Lo que muchos de los detractores de esta cinta ignoraban es que para realizarla Luis Buñuel recorrió como nadie las entrañas de aquella Ciudad de México que creció soñando con tocar las nubes, y en donde la clase media aspiraba a conquistar el mundo en las tiendas departamentales, aunque tenía como cine preferido las pintorescas películas de Pedro Infante, Jorge Negrete y la extensa lista de charros mexicanos.

Lógicamente, Buñuel nunca pensó en este sector como público de su película, y por eso recorrió con vehemencia las vecindades de la capital, las correccionales de menores, las calles más abandonadas y todos los lugares en donde suelen alojarse aquellos que son relegados, menospreciados y olvidados por las sociedades modernas. Aunque cabe destacar que la intención de Buñuel nunca fue hacer un trabajo antropológico sobre la pobreza mexicana, sino crear una introspección a los miedos y la maldad humana a través de la historia de unos muchachos.

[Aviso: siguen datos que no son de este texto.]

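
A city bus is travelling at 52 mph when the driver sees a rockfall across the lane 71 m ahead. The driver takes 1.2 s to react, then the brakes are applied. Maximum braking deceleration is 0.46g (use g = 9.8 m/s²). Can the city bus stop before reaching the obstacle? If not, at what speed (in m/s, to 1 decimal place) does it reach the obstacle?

No — it strikes the obstacle at 12.3 m/s

52 mph × 0.44704 = 23.2461 m/s.
a = 0.46 × 9.8 = 4.508 m/s².
Reaction distance = 23.2461 × 1.2 = 27.895 m.
Braking distance needed to stop: v²/(2a) = 540.381 / 9.016 = 59.936 m, so total needed = 27.895 + 59.936 = 87.831 m > 71 m — it cannot stop.
Distance remaining when braking begins: 71 − 27.895 = 43.105 m.
v² = v₀² − 2a·d = 540.381 − 2 × 4.508 × 43.105 = 151.746 m²/s².
v = √151.746 = 12.319 m/s.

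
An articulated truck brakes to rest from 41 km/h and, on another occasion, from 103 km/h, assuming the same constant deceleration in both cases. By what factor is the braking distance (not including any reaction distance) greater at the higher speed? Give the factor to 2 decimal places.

Braking distance d = v²/(2a), so with a fixed, d ∝ v².
Factor = (103/41)² = 2.5122² = 6.3111.

Factor ≈ 6.31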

Esta anécdota sobre Buñuel y su extraordinaria película me recuerda un poco a la ya permanente discusión entre los que han llegado a vivir a esta tierra y quienes se consideran yucatecos “de origen”. ¿Por qué la insistencia en denigrar a quienes llegan a este lugar con el único objetivo de crear, trabajar y convivir, solo porque en ocasiones no estamos dispuestos a observar la realidad? A veces los ojos del extranjero son los que mejor demuestran nuestros defectos.